Марлин не отказывала матери ни в одной просьбе, принимала часто избыточную, словно наигранную, ласку; дарила свою, сдержанную, но почти искреннюю; и никогда не спорила (просто тихо делала по-своему, если это было очень нужно). А была ли в этой игре в дочки-матери любовь — неважно. «В семье должны быть не чувства, а мир и спокойствие!» — не уставала Мэри МакКиннон повторять своим дочерям.
Что же, в семейном море МакКиннонов было не то что спокойствие — полный штиль. Когда гладкая вода и безветрие начинали, по выражению отца, «сидеть в печёнках», всегда можно было поискать волн и бриза за увитым виноградом забором родного дома. Марлин бежала к Доркас, в Орден, да хоть просто на другой конец Санбери-он-Темз (1). Отец порой после ужина со вкусом одевался, чистил ботинки и исчезал за дверью до самого утра. Пару лет назад (спасибо бессоннице) Марлин на рассвете столкнулась с отцом в гостиной и подавилась исходящим от него сладким запахом женских духов. Лиззи…
Сестра шлёпнулась на широкий подлокотник старого кресла, стоило Марлин убрать палочку в рукав, сбросить с ног домашние туфли и усесться в этом кресле самым удобным образом — подтянув колени к груди.

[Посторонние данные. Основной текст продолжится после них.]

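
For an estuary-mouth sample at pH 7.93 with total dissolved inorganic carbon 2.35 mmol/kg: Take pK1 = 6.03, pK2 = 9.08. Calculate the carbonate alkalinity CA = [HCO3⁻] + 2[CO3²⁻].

CA = [HCO3⁻] + 2[CO3²⁻] = (α₁ + 2α₂)·DIC
At pH 7.93: [H⁺]/K1 = 10^-1.90 = 0.012589, K2/[H⁺] = 10^-1.15 = 0.070795
α₁ = 1/(1 + 0.012589 + 0.070795) = 1/1.0834 = 0.9230; α₂ = α₁·K2/[H⁺] = 0.06535
α₁ + 2α₂ = 1.0537
CA = 1.0537 × 2.35 = 2.48 mmol/kg

CA = 2.48 mmol/kg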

— Тебе дивана мало? — поинтересовалась Марлин с шутливой строгостью. Лиззи так же шутливо насупилась, но не выдержала и подарила сестре широкую улыбку. Марлин улыбнулась в ответ: в простом, но нарядном платьице, с тугими косичками и румяным фарфоровым личиком девочка напоминала куклу. Но в совершенно материнских глазах — серых, с длинными ресницами — не было, в отличие от глаз матери, блестящей кукольной пустоты. Живые, полные интереса и любви к жизни глаза.
Сестрёнку Марлин любила нежно и глубоко — если, конечно, именно это тёплое солнечное чувство в груди принято называть любовью. Отрывалась от самых важных дел, чтобы помочь в чём-то, прощала разлитую тушь и надорванные неловкими детскими пальцами эскизы, слушала звонкую болтовню обо всём на свете. Даже пыталась научить рисовать и совсем не разочаровалась, когда девочке не хватило усидчивости. Любила, хотя… впрочем, к драклам — решительно оборвала нить воспоминаний Марлин — что было, то прошло.
Отец, до того неспешно потягивавший виски за чтением какого-то отчёта, вдруг швырнул ни в чём не повинную стопку листов в камин и разразился отборными ругательствами. Пригревшаяся у огня Бетти с шипением подскочила и умчалась на второй этаж, Лиззи испуганно прижалась к сестре, пламя затрещало, силясь поглотить всю бумагу разом.
— Ирвинг! Я же просила тебя не сквернословить при детях! — всплеснула руками мать. — Что у тебя стряслось? Опять что-то, связанное с работой?
Ирвинг МакКиннон был счастливым человеком: он любил свою профессию, и она отвечала ему тем же. Многие прочили ему кресло Главы Аврората… пока серьёзное ранение не перечеркнуло уродливым шрамом честолюбивые планы и мечты. Несовместимые с работой мракоборца последствия лечения, впрочем, не мешали отцу по сей день читать лекции на курсах авроров, изредка помогать распутывать особо сложные дела и костерить «молодых ослов» за каждый промах.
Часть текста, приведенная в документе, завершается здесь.